For legal purposes, make sure:

1. Obtain proof that the target business owns key assets such as property, equipment,

Intellectual property, copyright and patents 2. Obtain details of past, current or pending legal cases 3. Look at the detail in the business' current and possible future contractual obligations with its employees (including pension obligations), customers and suppliers 4. CONSIDER the impact of a change in the business' ownership on existing contracts


Considering general terms of a potential deal you will probably seek certain confirmations and commitments from the seller of the target business. These will provide a level of insurance and comfort about the deal and are indications of the seller's own confidence in their business. A written statement from the seller that confirms a key fact about the business is known as a warranty. You may require warranties on the business' assets, the order book, debtors and creditors, employees, legal claims and the business' audited accounts. A commitment from the seller to reimburse you in full in certain situations is known as an indemnity. You might seek indemnities for unreported tax liabilities, for example.

The Companies (Cross-Border Mergers) Regulations 2007 came into force on 15 December 2007 and govern mergers between UK and overseas companies. The regulations introduced a framework which removed legislative barriers and made it easier for UK companies to engage in mergers with other companies from within the European Economic Area. Read information on the regulations governing cross-border mergers on the Department for Business, Enterprise and Regulatory Reform (BERR) website- Opens in a new window.

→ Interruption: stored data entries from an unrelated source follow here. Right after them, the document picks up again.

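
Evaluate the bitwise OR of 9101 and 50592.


0b10001110001101 | 0b1100010110100000 = 0b1110011110101101 = 59309

59309


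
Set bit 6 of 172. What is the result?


172 | (1 << 6) = 172 | 64 = 236

236


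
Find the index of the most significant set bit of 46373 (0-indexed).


0b1011010100100101. Highest set bit at position 15

15


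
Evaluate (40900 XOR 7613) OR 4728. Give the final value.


Step 1: 40900 ^ 7613 = 33401
Step 2: 33401 | 4728 = 37497

37497


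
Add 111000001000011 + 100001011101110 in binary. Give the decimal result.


111000001000011 + 100001011101110 = 1011001100110001 = 45873

45873


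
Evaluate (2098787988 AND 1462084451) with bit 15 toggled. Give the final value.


Step 1: 2098787988 & 1462084451 = 1426104832
Step 2: 1426104832 ^ (1 << 15) = 1426104832 ^ 32768 = 1426072064

1426072064


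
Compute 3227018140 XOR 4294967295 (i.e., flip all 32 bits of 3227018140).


3227018140 ^ 4294967295 = 1067949155

1067949155


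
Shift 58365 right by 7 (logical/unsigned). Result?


0b1110001111111101 >> 7 = 0b111000111 = 455

455


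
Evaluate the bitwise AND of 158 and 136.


0b10011110 & 0b10001000 = 0b10001000 = 136

136


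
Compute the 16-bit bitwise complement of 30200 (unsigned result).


~0b111010111111000 = 0b1000101000000111 = 35335 (16-bit unsigned)

35335


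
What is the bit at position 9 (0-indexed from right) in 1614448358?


0b1100000001110101000011011100110, position 9 = 1

1


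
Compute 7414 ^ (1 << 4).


7414 ^ (1 << 4) = 7414 ^ 16 = 7398

7398


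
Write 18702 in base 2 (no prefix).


18702 = 100100100001110 in binary

100100100001110


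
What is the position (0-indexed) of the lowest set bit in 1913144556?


0b1110010000010000100010011101100. Lowest set bit at position 2

2


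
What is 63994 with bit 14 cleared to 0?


63994 & ~(1 << 14) = 47610

47610


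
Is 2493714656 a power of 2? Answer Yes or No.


0b10010100101000110001000011100000. Multiple bits set => No

No


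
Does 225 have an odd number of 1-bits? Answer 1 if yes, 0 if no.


0b11100001 has 4 ones => parity 0

0


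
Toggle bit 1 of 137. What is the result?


137 ^ (1 << 1) = 137 ^ 2 = 139

139


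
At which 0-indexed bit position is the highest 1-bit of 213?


0b11010101. Highest set bit at position 7

7


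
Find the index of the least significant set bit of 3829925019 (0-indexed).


0b11100100010010000000010010011011. Lowest set bit at position 0

0


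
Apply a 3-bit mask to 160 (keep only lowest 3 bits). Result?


160 & 7 = 0

0


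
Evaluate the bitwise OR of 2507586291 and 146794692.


0b10010101011101101011101011110011 | 0b1000101111111110100011000100 = 0b10011101111111111111101011110111 = 2650798839

2650798839


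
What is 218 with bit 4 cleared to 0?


218 & ~(1 << 4) = 202

202


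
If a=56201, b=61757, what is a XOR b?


56201 ^ 61757 = 10932

10932


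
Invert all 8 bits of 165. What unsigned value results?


165 ^ 255 = 90

90


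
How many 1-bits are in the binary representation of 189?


0b10111101 has 6 set bits

6


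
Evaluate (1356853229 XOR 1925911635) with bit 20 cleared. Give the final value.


Step 1: 1356853229 ^ 1925911635 = 571800510
Step 2: 571800510 & ~(1 << 20) = 570751934

570751934


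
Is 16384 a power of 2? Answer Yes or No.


0b100000000000000. Only one bit set => Yes

Yes


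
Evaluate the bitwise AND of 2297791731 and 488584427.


0b10001000111101011000010011110011 & 0b11101000111110011010011101011 = 0b1000000101010000010011100011 = 135595235

135595235


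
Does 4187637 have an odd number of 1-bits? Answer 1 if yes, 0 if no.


0b1111111110010111110101 has 17 ones => parity 1

1


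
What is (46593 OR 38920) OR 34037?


Step 1: 46593 | 38920 = 48649
Step 2: 48649 | 34037 = 48893

48893


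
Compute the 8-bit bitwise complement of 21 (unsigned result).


~0b10101 = 0b11101010 = 234 (8-bit unsigned)

234


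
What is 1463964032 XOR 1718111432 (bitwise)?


0b1010111010000100101000110000000 ^ 0b1100110011010000100110011001000 = 0b110001001010100001110101001000 = 824843592

824843592


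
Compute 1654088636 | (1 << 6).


1654088636 | (1 << 6) = 1654088636 | 64 = 1654088700

1654088700


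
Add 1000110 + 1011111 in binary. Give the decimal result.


1000110 + 1011111 = 10100101 = 165

165


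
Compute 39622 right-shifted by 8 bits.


0b1001101011000110 >> 8 = 0b10011010 = 154

154


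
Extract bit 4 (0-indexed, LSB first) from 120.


0b1111000, position 4 = 1

1


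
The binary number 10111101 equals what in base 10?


10111101 in decimal = 189

189


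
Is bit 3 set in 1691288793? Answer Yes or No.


0b1100100110011110000010011011001, bit 3 = 1. Yes

Yes


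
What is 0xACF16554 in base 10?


ACF16554 hex = 2901501268 decimal

2901501268


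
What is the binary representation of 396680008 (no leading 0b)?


396680008 = 10111101001001101101101001000 in binary

10111101001001101101101001000


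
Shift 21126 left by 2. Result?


0b101001010000110 << 2 = 0b10100101000011000 = 84504

84504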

If you are contemplating a crossborder merger, make sure you take appropriate professional advice from the start.


After you have registered interest in doing a deal with another business you will probably follow a process that includes the following steps: 1. Appointing professional advisers - legal and financial. 2. Carrying out due diligence. 3. Valuing the business. 4. Negotiating financing of the acquisition/merger. 5. Making an initial offer subject to contract. 6. Agreeing the main terms of the deal including a payment schedule, warranties and indemnities from the other business. 7. Updating due diligence based on access to the target business. 8. Finalizing the terms of the deal - including restructuring of the shareholding, if appropriate. 9. Announcing the deal and communicating it to staff.

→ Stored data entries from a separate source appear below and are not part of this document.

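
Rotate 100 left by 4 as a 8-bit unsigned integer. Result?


Rotate 0b1100100 left by 4 (8-bit) = 0b1000110 = 70

70


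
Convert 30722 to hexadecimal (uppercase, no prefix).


30722 = 7802 hex

7802


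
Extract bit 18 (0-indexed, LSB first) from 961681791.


0b111001010100100001100101111111, position 18 = 0

0


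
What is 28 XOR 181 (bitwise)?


0b11100 ^ 0b10110101 = 0b10101001 = 169

169


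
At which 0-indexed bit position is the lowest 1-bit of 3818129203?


0b11100011100101000000011100110011. Lowest set bit at position 0

0


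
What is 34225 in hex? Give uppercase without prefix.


34225 = 85B1 hex

85B1


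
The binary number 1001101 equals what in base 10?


1001101 in decimal = 77

77


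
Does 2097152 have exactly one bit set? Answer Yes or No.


0b1000000000000000000000. Only one bit set => Yes

Yes


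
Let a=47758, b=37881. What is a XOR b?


47758 ^ 37881 = 10615

10615


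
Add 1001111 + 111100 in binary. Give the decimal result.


1001111 + 111100 = 10001011 = 139

139


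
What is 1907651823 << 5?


0b1110001101101000111010011101111 << 5 = 0b111000110110100011101001110111100000 = 61044858336

61044858336


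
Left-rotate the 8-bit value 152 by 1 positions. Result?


Rotate 0b10011000 left by 1 (8-bit) = 0b110001 = 49

49


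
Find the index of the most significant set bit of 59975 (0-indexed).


0b1110101001000111. Highest set bit at position 15

15


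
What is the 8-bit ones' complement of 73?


73 ^ 255 = 182

182


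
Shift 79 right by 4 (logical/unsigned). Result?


0b1001111 >> 4 = 0b100 = 4

4


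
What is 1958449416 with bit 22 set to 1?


1958449416 | (1 << 22) = 1958449416 | 4194304 = 1962643720

1962643720


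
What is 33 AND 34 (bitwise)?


0b100001 & 0b100010 = 0b100000 = 32

32


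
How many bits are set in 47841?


0b1011101011100001 has 9 set bits

9


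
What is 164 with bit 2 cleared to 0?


164 & ~(1 << 2) = 160

160


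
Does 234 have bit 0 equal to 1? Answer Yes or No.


0b11101010, bit 0 = 0. No

No


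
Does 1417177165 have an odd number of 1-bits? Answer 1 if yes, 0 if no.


0b1010100011110000110100001001101 has 14 ones => parity 0

0


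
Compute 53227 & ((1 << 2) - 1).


53227 & 3 = 3

3


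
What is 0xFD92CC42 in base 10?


FD92CC42 hex = 4254256194 decimal

4254256194


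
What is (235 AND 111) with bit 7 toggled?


Step 1: 235 & 111 = 107
Step 2: 107 ^ (1 << 7) = 107 ^ 128 = 235

235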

In the case of an Acquisition, will need to integrate key aspects of the two businesses, specifically: 1. Management 2. Staff 3. Technology 4. Communications 5. Processes, policies and procedures 6. Payroll 7. Training 8. Personnel policies 9. Invoicing and purchasing systems

The role of professionals:

It is important for you to seek professional advice when considering a deal. You may use bankers, accountants, lawyers, surveyors and values for different matters. Advisers with experience in deals will help you make the right choice, pay a reasonable price and avoid pitfalls during and after a deal. Advisers can provide valuable guidance in areas such as valuing the business, financing the deal, terms and contracts, reviewing legal aspects and specialist valuation of specific areas of the business.